“If we reduce the execution clocks in these successful processors by a half, reduce the cache sizes by four or eight times, eliminate the L3 cache completely, reduce instruction execution width to one, remove any branch prediction, can we expect spectacular server consolidation performance with these nearly chocked processors? Not a chance! This characterizes the SPARC T processor. To be fair, there are applications that lends themselves to a processor that switches available thin thread contexts on L1 cache misses, but those are generally associated with applications such as specific web farms and functions such the UNIX dd command.”
Sun-cum-Oracle predicated their SPARC T1-T3 Chip Multi Threading (CMT) architecture on a wishful perception of the modern commercial work load. From 2005 to more or less a couple of weeks ago (Hot Chips 23), they claimed modern data center applications as having: (verbatim)
A high-degree of thread level parallelism (TLP)
Large working data sets resulting in poor locality of reference leading to high cache miss rates
Significant data sharing among threads resulting in coherence misses
Low instruction level parallelism (ILP) due to high cache miss rates, difficult to predict branches etc...
Performance bottle necks due to stalls on memory access
Addressing these perceptions defined the architecture of Sun's family of CMT SPARC T1 to T3 processors.

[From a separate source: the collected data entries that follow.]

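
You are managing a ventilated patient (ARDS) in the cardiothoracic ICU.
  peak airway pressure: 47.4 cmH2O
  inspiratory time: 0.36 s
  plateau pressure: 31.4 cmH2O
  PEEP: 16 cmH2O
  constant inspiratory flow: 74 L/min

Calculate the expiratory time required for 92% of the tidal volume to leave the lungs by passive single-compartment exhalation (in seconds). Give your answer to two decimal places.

Flow: 74 L/min ÷ 60 = 1.2333 L/s.
Vt = flow × Ti = 1.2333 L/s × 0.36 s × 1000 mL/L = 443.99 mL.
R = (PIP − Pplat)/V̇ = (47.4 − 31.4) / 1.2333 = 16.0/1.2333 = 12.973 cmH2O·s/L.
C = Vt/(Pplat − PEEP) = 443.99 / (31.4 − 16) = 443.99/15.4 = 28.831 mL/cmH2O.
τ = R × C = 12.973 × 0.02883 L/cmH2O = 0.374 s.
t = −τ·ln(1 − 0.92) = −0.374·ln(0.08) = 0.9446 s.

0.94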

These processors were characterized by poor, single “thin” thread performance, yet rather excelled in copying and moving data. The cores were very simple with a handful of stages. Sun claimed single thread, ILP-centric, high clocked processors did not address the demands of the modern data center, for performance was limited by memory access latencies. Sun essentially covered up memory latency by switching to another available thread at a cache miss.
At Hot Chips 23, August 19, 2011 (Stanford University), Oracle took the covers off the next generation of “CMT” SPARC processors. The SPARC T4 has a “feature” called the critical thread API, allowing a single thread to use all the resources of an entire core. Sound familiar? Yes, it's called maximizing the execution of a single ILP-rich thread, and it will do this at clocks around 3GHz. Each core is now a superscalar with 16-stage integer and 11-stage floating point pipelines – and does so with the addition of an L3 cache!
One should wonder what was going on with Sun-cum-Oracle's 6 years of telling the world single threaded, thick ILP, high clock speed processor designers were confronting a technological barrier. What other stories does Oracle want us to believe now? Now that the SPARC has been reset to address real world data center applications, it will have to play catchup with IBM, Intel, and AMD who, for some reason, never had such a technological barrier to overcome!